El otoño trasiega con las emociones, y con el cielo cambiante voy saltando de una lectura a otra.
Releo los cuentos de Cheever. Releo dos cuentos de Cheever: "Adiós, hermano mío" y "Una visión del mundo", el primero y el último respectivamente de la antología La geometría del amor. En la nota de introducción al cuento que cierra el volumen, Rodrigo Fresán recoge un fragmento de los Diarios de Cheever, que dice: "Escribir bien, con pasión, con menos inhibiciones, ser más cálido, más autocrítico, reconocer el poder de la lujuria tanto como su fuerza, escribir, amar. No disimular nada ni ocultar nada, escribir sobre las cosas más cercanas a nuestro dolor, a nuestra felicidad; escribir sobre mi torpeza sexual, el sufrimiento de Tántalo, la magnitud de mi desaliento -creo entreverlo en sueños-, mi desesperación. Escribir sobre los necios sufrimientos de la angustia, la renovación de nuestras feurzas cuando aquéllos pasan; escribir sobre la penosa búsqueda del yo, amenazado por un extraño en la oficina de correo, un rostro apenas entrevisto en la ventanilla de un tren; escribir sobre los continentes y las poblaciones de nuestros, sobre el amor y la muerte, el bien y el mal, el fin del mundo".

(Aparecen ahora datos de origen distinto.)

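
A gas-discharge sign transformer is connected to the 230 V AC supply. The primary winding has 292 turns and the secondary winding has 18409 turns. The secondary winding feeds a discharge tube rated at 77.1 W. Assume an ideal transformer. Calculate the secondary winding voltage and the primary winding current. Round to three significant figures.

V_s ≈ 14500 V, I_p ≈ 0.335 A

V_s = V_p × N_s/N_p = 230 × 18409/292 = 14500 V.
I_s = P/V_s = 77.1/14500 = 0.0053172 A.
I_p = I_s × N_s/N_p = 0.0053172 × 18409/292 = 0.335 A.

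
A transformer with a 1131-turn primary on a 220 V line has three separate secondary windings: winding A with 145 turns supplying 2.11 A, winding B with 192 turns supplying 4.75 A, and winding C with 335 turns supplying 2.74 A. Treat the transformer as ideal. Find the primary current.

V_A = 220 × 145/1131 = 28.205 V; V_B = 220 × 192/1131 = 37.347 V; V_C = 220 × 335/1131 = 65.164 V.
P_out = V_A I_A + V_B I_B + V_C I_C = 28.205×2.11 + 37.347×4.75 + 65.164×2.74 = 59.513 + 177.40 + 178.55 = 415.46 W.
Ideal ⇒ P_in = P_out, so I_p = P_out/V_p = 415.46/220 = 1.89 A.

I_p ≈ 1.89 A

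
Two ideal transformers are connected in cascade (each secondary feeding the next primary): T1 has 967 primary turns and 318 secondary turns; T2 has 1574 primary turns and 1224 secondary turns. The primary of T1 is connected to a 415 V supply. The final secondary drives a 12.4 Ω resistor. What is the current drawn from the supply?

Secondary of T1: V = 415.00 × 318/967 = 136.47 V.
Secondary of T2: V = 136.47 × 1224/1574 = 106.13 V.
I_load = 106.13/12.4 = 8.5586 A, so P_out = 106.13 × 8.5586 = 908.30 W.
All ideal ⇒ P_in = P_out, so I_supply = 908.30/415 = 2.19 A.

I_supply ≈ 2.19 A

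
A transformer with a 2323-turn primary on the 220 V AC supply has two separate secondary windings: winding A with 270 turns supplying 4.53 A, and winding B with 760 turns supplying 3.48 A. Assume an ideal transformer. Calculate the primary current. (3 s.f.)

I_p ≈ 1.67 A

V_A = 220 × 270/2323 = 25.570 V; V_B = 220 × 760/2323 = 71.976 V.
P_out = V_A I_A + V_B I_B = 25.570×4.53 + 71.976×3.48 = 115.83 + 250.48 = 366.31 W.
Ideal ⇒ P_in = P_out, so I_p = P_out/V_p = 366.31/220 = 1.67 A.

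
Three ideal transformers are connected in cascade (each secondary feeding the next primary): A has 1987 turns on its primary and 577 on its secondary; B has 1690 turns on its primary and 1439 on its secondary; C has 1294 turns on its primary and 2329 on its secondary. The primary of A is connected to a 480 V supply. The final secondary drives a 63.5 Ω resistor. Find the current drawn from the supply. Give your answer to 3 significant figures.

I_supply ≈ 1.50 A

After A: V = 480.00 × 577/1987 = 139.39 V.
After B: V = 139.39 × 1439/1690 = 118.68 V.
After C: V = 118.68 × 2329/1294 = 213.61 V.
I_load = 213.61/63.5 = 3.3640 A, so P_out = 213.61 × 3.3640 = 718.59 W.
All ideal ⇒ P_in = P_out, so I_supply = 718.59/480 = 1.50 A.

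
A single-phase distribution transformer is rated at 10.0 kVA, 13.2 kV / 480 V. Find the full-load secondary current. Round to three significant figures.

I_s ≈ 20.8 A

I_s = S/V_s = 10000/480 = 20.8 A.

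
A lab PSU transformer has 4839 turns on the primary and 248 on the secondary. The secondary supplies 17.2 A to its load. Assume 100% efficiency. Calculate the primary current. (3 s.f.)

For an ideal transformer I_p/I_s = N_s/N_p, so I_p = 17.2 × 248/4839 = 0.882 A.

I_p ≈ 0.882 A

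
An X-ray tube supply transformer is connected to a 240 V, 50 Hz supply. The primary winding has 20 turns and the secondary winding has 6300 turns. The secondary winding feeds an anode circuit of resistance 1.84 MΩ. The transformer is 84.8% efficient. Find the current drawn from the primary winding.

I_p ≈ 15.3 A

V_s = 240 × 6300/20 = 75600 V.
I_s = V_s/R = 75600/(1.84×10^6) = 0.041087 A.
P_out = V_s I_s = 75600 × 0.041087 = 3106.2 W.
P_in = P_out/η = 3106.2/0.848 = 3662.9 W.
I_p = P_in/V_p = 3662.9/240 = 15.3 A.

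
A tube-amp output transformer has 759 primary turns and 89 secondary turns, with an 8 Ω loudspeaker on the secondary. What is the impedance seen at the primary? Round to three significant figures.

Z_p ≈ 582 Ω

Z_p = (N_p/N_s)² × Z_s = (759/89)² × 8 = 582 Ω.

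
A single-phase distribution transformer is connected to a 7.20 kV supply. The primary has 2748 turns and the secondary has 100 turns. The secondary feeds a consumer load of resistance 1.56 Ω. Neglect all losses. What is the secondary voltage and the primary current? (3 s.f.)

V_s ≈ 262 V, I_p ≈ 6.11 A

V_s = V_p × N_s/N_p = 7200 × 100/2748 = 262.01 V.
I_s = V_s/R = 262.01/1.56 = 167.95 A.
I_p = I_s × N_s/N_p = 167.95 × 100/2748 = 6.11 A.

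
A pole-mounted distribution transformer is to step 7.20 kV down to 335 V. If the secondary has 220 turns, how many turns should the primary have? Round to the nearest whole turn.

N_p/N_s = V_p/V_s, so N_p = 220 × 7200/335 = 4728.4 ≈ 4728 turns.

N_p = 4728 turns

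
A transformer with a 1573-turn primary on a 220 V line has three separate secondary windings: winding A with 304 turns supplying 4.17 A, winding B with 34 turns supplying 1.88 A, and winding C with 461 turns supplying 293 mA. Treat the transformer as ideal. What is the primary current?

I_p ≈ 0.932 A

V_A = 220 × 304/1573 = 42.517 V; V_B = 220 × 34/1573 = 4.7552 V; V_C = 220 × 461/1573 = 64.476 V.
P_out = V_A I_A + V_B I_B + V_C I_C = 42.517×4.17 + 4.7552×1.88 + 64.476×0.293 = 177.30 + 8.9399 + 18.891 = 205.13 W.
Ideal ⇒ P_in = P_out, so I_p = P_out/V_p = 205.13/220 = 0.932 A.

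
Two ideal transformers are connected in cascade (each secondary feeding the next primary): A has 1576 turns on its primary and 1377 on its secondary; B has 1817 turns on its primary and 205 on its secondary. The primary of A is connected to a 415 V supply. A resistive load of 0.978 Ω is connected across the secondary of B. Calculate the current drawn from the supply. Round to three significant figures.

After A: V = 415.00 × 1377/1576 = 362.60 V.
After B: V = 362.60 × 205/1817 = 40.910 V.
I_load = 40.910/0.978 = 41.830 A, so P_out = 40.910 × 41.830 = 1711.2 W.
All ideal ⇒ P_in = P_out, so I_supply = 1711.2/415 = 4.12 A.

I_supply ≈ 4.12 A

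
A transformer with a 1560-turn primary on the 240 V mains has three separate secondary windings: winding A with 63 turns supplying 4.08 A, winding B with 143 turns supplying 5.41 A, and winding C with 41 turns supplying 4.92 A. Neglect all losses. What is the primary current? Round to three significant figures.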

Leo también Todos nosotros, los poemas completos de Raymond Carver. Admiro las bodas perfectas que en él hacen la expresión sencilla con la sutileza y la complejidad del mundo que observa. Veo su vida, la dimensión consoladora de su escritura, el proceso de creación mientras observa y selecciona, le veo verse, apiadarse, dolerse, clamando por "intentar separar lo que está bien de lo que está mal".
Releo la novela Incendios, de Richard Ford. Una novela precisa y emocionante, que habla de la pasión, del terreno devastado que deja a su paso y de cómo se sobrevive al fuego, sin dejar de ser contenida y elegante, como lo es desde su comienzo: "En el otoño de 1960, cuando yo tenía dieciséis años y mi padre llevaba sin trabajo algún tiempo, mi madre conoció a un hombre llamado Warren Miller y se enamoró de él".
Voy de una habitación a otra, persiguiendo el silencio, arrastrando los tres libros bajo el brazo. Los dejo junto a mí y mientras decido cuál abrir, me considero afortunada. Es como una cita con viejos amigos que tienen todo el tiempo del mundo y disfrutan cediendo la palabra, escuchando al otro. Parece que nada nuevo podrían contarme, y sin embargo, por debajo de lo sabido, de pronto aparece una capa más profunda, un destello de intimidad, un detalle único, el destello de la dignidad, y es entonces cuando me parece que me prestan sus ojos y me siento cerca de saber cómo es su vida vivida desde dentro, el mayor regalo que alguien te puede hacer, sobre todo en una tarde de lluvia.